Here is what we know so far:
– The Boeing 737 Max 8 crashed around Bishoftu, or Debre Zeit, some 31 miles (50km) south of the Ethiopian capital, shortly after taking off at 8.38am local time on Sunday.
– There were 149 passengers and eight crew on board flight ET302 which was heading for Nairobi, Kenya. There were no survivors.
– The victims comprised more than 35 nationalities, the majority of whom were from Kenya, Canada, Ethiopia, China, Italy, the US, France, the UK, Egypt and Germany.
– Among them were United Nations workers Joanna Toole, 36, from Devon, and father-of-two Michael Ryan, who had lived in Lahinch in Co Clare.
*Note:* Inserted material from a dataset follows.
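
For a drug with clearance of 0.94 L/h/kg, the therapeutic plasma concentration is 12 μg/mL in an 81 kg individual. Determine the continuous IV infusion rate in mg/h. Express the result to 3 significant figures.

CL = 0.94 L/h/kg × 81 kg = 76.14 L/h
At steady state, infusion rate equals elimination rate: rate in = CL × Css.
R₀ = 76.14 × 12 = 913.7 mg/h

914 mg/h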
Joseph Waithaka, a 55-year-old who lived in Hull for a decade before moving back to his native Kenya, also died in the crash.
– Early indications showed that 19 employees of UN-affiliated organisations were killed, with its environmental forum due to start in Nairobi on Monday.
– The cause of the disaster is yet to be determined; however, it has already had a wider impact on operations of Boeing’s 737 Max 8, one of which was involved in another deadly crash less than five months ago.
– Ethiopian Airlines said it has grounded all of its Max 8 aircraft as an “extra safety precaution”.
– All Chinese airlines have suspended operations involving the Max 8 on the orders of the country’s civil aviation authority.
– Cayman Airways, which operates two Max 8s in the Caribbean, has also suspended operations to maintain “complete and undoubtable safe operations”.
– Records show that Ethiopian Airlines took delivery of its doomed aircraft as recently as November.
– The plane had flown from Johannesburg to Addis Ababa earlier on Sunday morning, and previously underwent “rigorous” testing on February 4, according to the airline.
– Minutes into the flight the pilot sent out a distress call and was given clearance to return, according to Ethiopian Airlines chief executive Tewolde Gebremariam.
– An eyewitness said there an intense fire when the plane crashed and “everything is burnt down”.